Monday, July 9, 2012

Sox's Cy? Peavy, by a Bark

Some kind of happiness is measured out in miles.
What makes you think you're something special when you smile?
John Lennon, "Hey Bulldog"


Mound Presents: Sale (L) and Peavy (R) in Glendale,
on the cusp becoming the best 1-2 punch in baseball.
Craftsman or Caveman? It matters not, as Peavy is wont to kick batters in the teeth either way.

With any experience and/or luck, Chris Sale would be starting tomorrow's All-Star Game.

But the most important pitcher--and the most important player--on the Chicago White Sox in the first half has been that the prodigal son of mound bulldoggery, Jake Peavy.

I get that Sale has been otherworldly for the White Sox. Pick a metric, any metric, and there's a case effortlessly made for the big pimpin' stringbean as the AL's Cy Young winner, especially if his nonsensical start to May (Robin & Don's Excellent Closer Adventure) is burned away.

But Sale has merely been the White Sox's best pitcher. The team's most important pitcher is another kettle of snuff entirely. Without completely falling under the spell of the Bulldog and his inanely grindy catch phrases and utterly abandoning my saber, Peavy has been that, by any measure.

Giving a first-half MVP to Peavy is no consolation prize, either, as I am not attaching a caveat of Well He's Not Dead Yet or He's Sort of Earning His Money to the honor. Indeed, Peavy has far outperformed even the brightest projections, somewhat hilariously turning the instant-decline his $22 million, 2013 option once was into Something to Bug Ken Williams About this offseason.

Straight out, Peavy has been the most important member of the first-half White Sox. The rotation is two-fifths banged up/implausibly ineffective. Groovy Gavin Floyd is farther out into Saturn's rings than at any time since initially securing his place in the Chicago rotation. Sale, for better or worse, begets babying; whether injecting an 11-day rest by stunningly naming him the closer in May, denying him an All-Star Game start by insisting on a one-inning max, or selectively skipping him for a start or two in August and September, the White Sox will fall over themselves to protect the best arm $500,000 ever bought.

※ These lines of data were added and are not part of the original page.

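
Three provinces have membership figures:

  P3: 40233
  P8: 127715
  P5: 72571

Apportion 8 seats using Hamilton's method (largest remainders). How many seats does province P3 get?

Standard divisor: 240519 ÷ 8 ≈ 30064.875.
Standard quotas: P3 1.3382, P8 4.2480, P5 2.4138.
Lower quotas: P3 1, P8 4, P5 2 (sum 7, leaving 1 seat).
Remainders in descending order: P5 0.4138, P3 0.3382, P8 0.2480.
The surplus seat goes to P5.
P3 receives 1.

1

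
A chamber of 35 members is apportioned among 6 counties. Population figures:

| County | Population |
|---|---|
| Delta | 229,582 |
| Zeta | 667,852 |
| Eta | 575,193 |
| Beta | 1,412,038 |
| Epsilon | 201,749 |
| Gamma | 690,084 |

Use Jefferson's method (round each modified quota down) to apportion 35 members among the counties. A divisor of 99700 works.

With modified divisor 99700: modified quotas Delta 2.303, Zeta 6.699, Eta 5.769, Beta 14.163, Epsilon 2.024, Gamma 6.922.
Rounding down: Delta 2, Zeta 6, Eta 5, Beta 14, Epsilon 2, Gamma 6 (total 35).

Delta 2, Zeta 6, Eta 5, Beta 14, Epsilon 2, Gamma 6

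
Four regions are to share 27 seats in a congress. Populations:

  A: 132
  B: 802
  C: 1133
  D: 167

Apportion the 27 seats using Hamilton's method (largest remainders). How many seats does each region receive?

Total 2234; standard divisor 2234/27 ≈ 82.741.
Standard quotas: A 1.595, B 9.693, C 13.693, D 2.018.
Lower quotas: A 1, B 9, C 13, D 2 (sum 25, leaving 2 seats).
Remainders in descending order: C 0.693, B 0.693, A 0.595, D 0.018.
Largest remainders: C, B receive the extra seats.

A 1; B 10; C 14; D 2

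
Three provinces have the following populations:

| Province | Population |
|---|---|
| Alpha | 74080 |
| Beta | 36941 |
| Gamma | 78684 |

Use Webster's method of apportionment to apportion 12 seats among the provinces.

Alpha 5, Beta 2, Gamma 5

Standard divisor 189705/12 ≈ 15808.75; standard quotas: Alpha 4.686, Beta 2.337, Gamma 4.977.
Rounding to the nearest integer gives Alpha 5, Beta 2, Gamma 5 — total 12, matching the house size, so no adjustment is needed.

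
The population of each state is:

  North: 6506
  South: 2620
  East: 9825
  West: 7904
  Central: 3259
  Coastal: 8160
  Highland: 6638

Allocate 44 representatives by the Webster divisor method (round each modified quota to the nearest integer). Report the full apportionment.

Standard divisor 44912/44 ≈ 1020.727; standard quotas: North 6.374, South 2.567, East 9.625, West 7.743, Central 3.193, Coastal 7.994, Highland 6.503.
Rounding to the nearest integer gives 6, 3, 10, 8, 3, 8, 7 = 45 seats, so the divisor must be adjusted.
With modified divisor 1030: modified quotas North 6.317, South 2.544, East 9.539, West 7.674, Central 3.164, Coastal 7.922, Highland 6.445.
Rounding to the nearest integer: North 6, South 3, East 10, West 8, Central 3, Coastal 8, Highland 6 (total 44).

North: 6; South: 3; East: 10; West: 8; Central: 3; Coastal: 8; Highland: 6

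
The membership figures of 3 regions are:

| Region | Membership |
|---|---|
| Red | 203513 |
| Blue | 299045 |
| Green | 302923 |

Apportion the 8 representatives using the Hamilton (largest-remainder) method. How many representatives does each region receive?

Red 2; Blue 3; Green 3

Standard divisor: 805481 ÷ 8 ≈ 100685.125.
Standard quotas: Red 2.0213, Blue 2.9701, Green 3.0086.
Lower quotas: Red 2, Blue 2, Green 3 (sum 7, leaving 1 seat).
Remainders in descending order: Blue 0.9701, Red 0.0213, Green 0.0086.
Largest remainder: Blue receives the extra seat.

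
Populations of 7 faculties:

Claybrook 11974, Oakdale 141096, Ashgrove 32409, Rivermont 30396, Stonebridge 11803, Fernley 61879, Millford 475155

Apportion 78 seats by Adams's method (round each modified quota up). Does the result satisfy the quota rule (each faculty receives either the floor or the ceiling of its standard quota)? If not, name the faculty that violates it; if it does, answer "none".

Standard quotas: Claybrook 1.221, Oakdale 14.392, Ashgrove 3.306, Rivermont 3.100, Stonebridge 1.204, Fernley 6.312, Millford 48.465.
Adams allocation: Claybrook 2, Oakdale 14, Ashgrove 4, Rivermont 3, Stonebridge 2, Fernley 6, Millford 47.
Millford has quota 48.465 (lower 48, upper 49) but receives 47 — outside the quota interval.

Millford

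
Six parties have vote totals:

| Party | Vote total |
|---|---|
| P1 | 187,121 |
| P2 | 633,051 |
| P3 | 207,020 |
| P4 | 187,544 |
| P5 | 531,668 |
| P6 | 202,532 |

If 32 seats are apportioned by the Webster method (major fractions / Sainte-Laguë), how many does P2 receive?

11

Standard divisor 1948936/32 ≈ 60904.25; standard quotas: P1 3.072, P2 10.394, P3 3.399, P4 3.079, P5 8.730, P6 3.325.
Rounding to the nearest integer gives 3, 10, 3, 3, 9, 3 = 31 seats, so the divisor must be adjusted.
With modified divisor 59700: modified quotas P1 3.134, P2 10.604, P3 3.468, P4 3.141, P5 8.906, P6 3.392.
Rounding to the nearest integer: P1 3, P2 11, P3 3, P4 3, P5 9, P6 3 (total 32).
P2 receives 11.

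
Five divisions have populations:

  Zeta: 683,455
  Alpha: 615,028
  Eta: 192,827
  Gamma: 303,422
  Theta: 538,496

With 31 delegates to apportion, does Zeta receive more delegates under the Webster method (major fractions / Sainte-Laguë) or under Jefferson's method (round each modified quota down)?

Webster: Zeta 9, Alpha 8, Eta 3, Gamma 4, Theta 7.
Jefferson: Zeta 10, Alpha 8, Eta 2, Gamma 4, Theta 7.
Zeta gets 9 under Webster and 10 under Jefferson.

Jefferson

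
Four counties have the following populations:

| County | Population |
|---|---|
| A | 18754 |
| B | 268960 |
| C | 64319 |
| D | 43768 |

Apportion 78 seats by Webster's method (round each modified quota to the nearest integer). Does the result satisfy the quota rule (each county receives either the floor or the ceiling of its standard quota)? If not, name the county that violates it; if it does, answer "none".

Standard quotas: A 3.696, B 53.004, C 12.675, D 8.625.
Webster allocation: A 4, B 52, C 13, D 9.
B has quota 53.004 (lower 53, upper 54) but receives 52 — outside the quota interval.

B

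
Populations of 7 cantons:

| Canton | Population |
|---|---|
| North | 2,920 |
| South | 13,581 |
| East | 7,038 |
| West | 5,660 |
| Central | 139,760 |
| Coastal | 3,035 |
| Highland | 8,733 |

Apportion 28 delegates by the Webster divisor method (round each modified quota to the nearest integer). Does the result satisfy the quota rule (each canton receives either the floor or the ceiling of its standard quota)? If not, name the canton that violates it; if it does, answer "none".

Standard quotas: North 0.452, South 2.104, East 1.090, West 0.877, Central 21.653, Coastal 0.470, Highland 1.353.
Webster allocation: North 0, South 2, East 1, West 1, Central 23, Coastal 0, Highland 1.
Central has quota 21.653 (lower 21, upper 22) but receives 23 — outside the quota interval.

Central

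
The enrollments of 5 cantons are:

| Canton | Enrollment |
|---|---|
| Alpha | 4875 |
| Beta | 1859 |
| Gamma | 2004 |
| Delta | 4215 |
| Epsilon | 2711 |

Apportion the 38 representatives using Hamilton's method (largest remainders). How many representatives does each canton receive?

Standard divisor: 15664 ÷ 38 ≈ 412.211.
Standard quotas: Alpha 11.826, Beta 4.510, Gamma 4.862, Delta 10.225, Epsilon 6.577.
Lower quotas: Alpha 11, Beta 4, Gamma 4, Delta 10, Epsilon 6 (sum 35, leaving 3 seats).
Remainders in descending order: Gamma 0.862, Alpha 0.826, Epsilon 0.577, Beta 0.510, Delta 0.225.
The surplus seats go to Gamma, Alpha, Epsilon.

Alpha 12, Beta 4, Gamma 5, Delta 10, Epsilon 7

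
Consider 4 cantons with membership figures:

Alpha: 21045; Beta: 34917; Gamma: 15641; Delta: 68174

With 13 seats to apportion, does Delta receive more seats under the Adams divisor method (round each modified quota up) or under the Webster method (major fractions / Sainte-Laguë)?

Adams: Alpha 2, Beta 3, Gamma 2, Delta 6.
Webster: Alpha 2, Beta 3, Gamma 1, Delta 7.
Delta gets 6 under Adams and 7 under Webster.

Webster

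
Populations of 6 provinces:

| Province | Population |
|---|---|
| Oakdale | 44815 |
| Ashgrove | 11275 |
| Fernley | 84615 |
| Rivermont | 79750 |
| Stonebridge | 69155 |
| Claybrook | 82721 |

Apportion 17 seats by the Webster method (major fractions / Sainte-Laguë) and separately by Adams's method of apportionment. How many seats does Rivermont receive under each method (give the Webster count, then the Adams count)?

Webster: Oakdale 2, Ashgrove 0, Fernley 4, Rivermont 4, Stonebridge 3, Claybrook 4.
Adams: Oakdale 2, Ashgrove 1, Fernley 4, Rivermont 3, Stonebridge 3, Claybrook 4.
Rivermont gets 4 under Webster and 3 under Adams.

4 and 3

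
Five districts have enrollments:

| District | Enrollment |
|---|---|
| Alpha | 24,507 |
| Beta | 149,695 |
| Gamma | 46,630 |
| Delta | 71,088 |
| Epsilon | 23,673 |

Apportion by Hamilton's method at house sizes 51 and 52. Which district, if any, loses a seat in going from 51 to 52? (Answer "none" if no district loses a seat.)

At 51 seats: Alpha 4, Beta 24, Gamma 8, Delta 11, Epsilon 4.
At 52 seats: Alpha 4, Beta 24, Gamma 8, Delta 12, Epsilon 4.
No district's allocation decreased.

none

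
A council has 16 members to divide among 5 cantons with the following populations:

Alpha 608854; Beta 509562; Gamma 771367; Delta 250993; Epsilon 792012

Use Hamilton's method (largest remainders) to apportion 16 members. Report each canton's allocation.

Alpha 3, Beta 3, Gamma 4, Delta 2, Epsilon 4

Standard divisor: 2932788 ÷ 16 ≈ 183299.25.
Standard quotas: Alpha 3.3216, Beta 2.7799, Gamma 4.2082, Delta 1.3693, Epsilon 4.3209.
Lower quotas: Alpha 3, Beta 2, Gamma 4, Delta 1, Epsilon 4 (sum 14, leaving 2 seats).
Remainders in descending order: Beta 0.7799, Delta 0.3693, Alpha 0.3216, Epsilon 0.3209, Gamma 0.2082.
The surplus seats go to Beta, Delta.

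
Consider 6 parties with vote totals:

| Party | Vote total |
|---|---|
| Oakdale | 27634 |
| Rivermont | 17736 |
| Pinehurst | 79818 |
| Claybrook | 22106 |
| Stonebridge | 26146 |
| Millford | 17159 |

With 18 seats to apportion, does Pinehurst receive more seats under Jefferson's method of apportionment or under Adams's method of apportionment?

Jefferson: Oakdale 3, Rivermont 1, Pinehurst 9, Claybrook 2, Stonebridge 2, Millford 1.
Adams: Oakdale 3, Rivermont 2, Pinehurst 7, Claybrook 2, Stonebridge 2, Millford 2.
Pinehurst gets 9 under Jefferson and 7 under Adams.

Jefferson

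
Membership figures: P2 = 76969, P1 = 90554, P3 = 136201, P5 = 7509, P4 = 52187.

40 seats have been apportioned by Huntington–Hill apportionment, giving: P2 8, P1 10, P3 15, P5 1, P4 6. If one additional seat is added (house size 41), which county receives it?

P2

Priority for the next seat is population ÷ (√(s·(s+1))).
Priorities: P2 9070.884, P1 8633.985, P3 8791.737, P5 5309.665, P4 8052.629.
Highest priority: P2.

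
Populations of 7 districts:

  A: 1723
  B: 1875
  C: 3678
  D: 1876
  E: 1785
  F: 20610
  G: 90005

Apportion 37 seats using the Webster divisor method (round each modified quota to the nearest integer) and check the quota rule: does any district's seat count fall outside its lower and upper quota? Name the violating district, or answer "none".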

Peavy, clearly, has no such limitations, evoking Drysdale or Gibson in his distaste for bullpen help. While such bluster led to his undoing in all three of his South Side seasons previous, this year the Bulldog undeniably has manned up.

And Peavy's games are no misremembered Hawk malaprop of Sam McDowell throwing 250 pitches per outing. The Bulldog's hurled a staff-high 1,827 pitches so far, but his 3.88 pitches per batter slots in comfortably between Jose "Who's He" Quintana (3.69 ppb) and Sale (3.93 ppb). No, the Bulldog ain't messing around this season, when the White Sox have needed him to ascend to ace; his 5.5% walk rate is a full two percent less than the South Siders' 7.5% team average.

Finally walking the walk that the flappity-flap of his confident lips long promised has not been lost on Peavy's White Sox teammates. In prior campaigns, team leaders like A.J. Pierzynski and Mark Buehrle would scrutinize the swagger from across the clubhouse, straining to hear what Peavy's latest post-injury platform promised.

Buehrle was not without an agenda, as he remained a mellow-down good ol' boy through his decade as the de facto pitching captain. Peavy has seized that phantom captaincy in Buehrle's absence, leading by example and bluster alike. Sale is learning under him in a way different than he did from Buehrle; whereas the fellow lefty was expert in lessons off the mound (exceedingly important stuff for a phenom), Peavy now proffers over the fights on the mound itself, in a style as far from pusillanimous as possible.

The White Sox, boasting a staff ERA 3.91, with two wins from Peavy and Sale in five starting to feel like effervescent afterthought in the second half, owe an enormous debt to the leadership of the righthander. Peavy, after all, could have given up on the team, and even his career, at more than one juncture since arriving on the South Side.

That the White Sox were mere grinders in that gilded season of 2005 is a universally-acknowledged misnomer, those South Side slogging sluggers and surgical hurlers victimized by a most expert marketing campaign. But within this season's slogan "Appreciate the Game," there is nonetheless room to exalt one expletive-spewing, batter-chewing, core grinder of Rowandesque proportion.


It may be unfashionable to admit, but it's the locomotive-tugging drive of Peavy that has positioned these White Sox as improbable favorites to win the AL Central. Never before have craftsman and caveman collided so deliciously.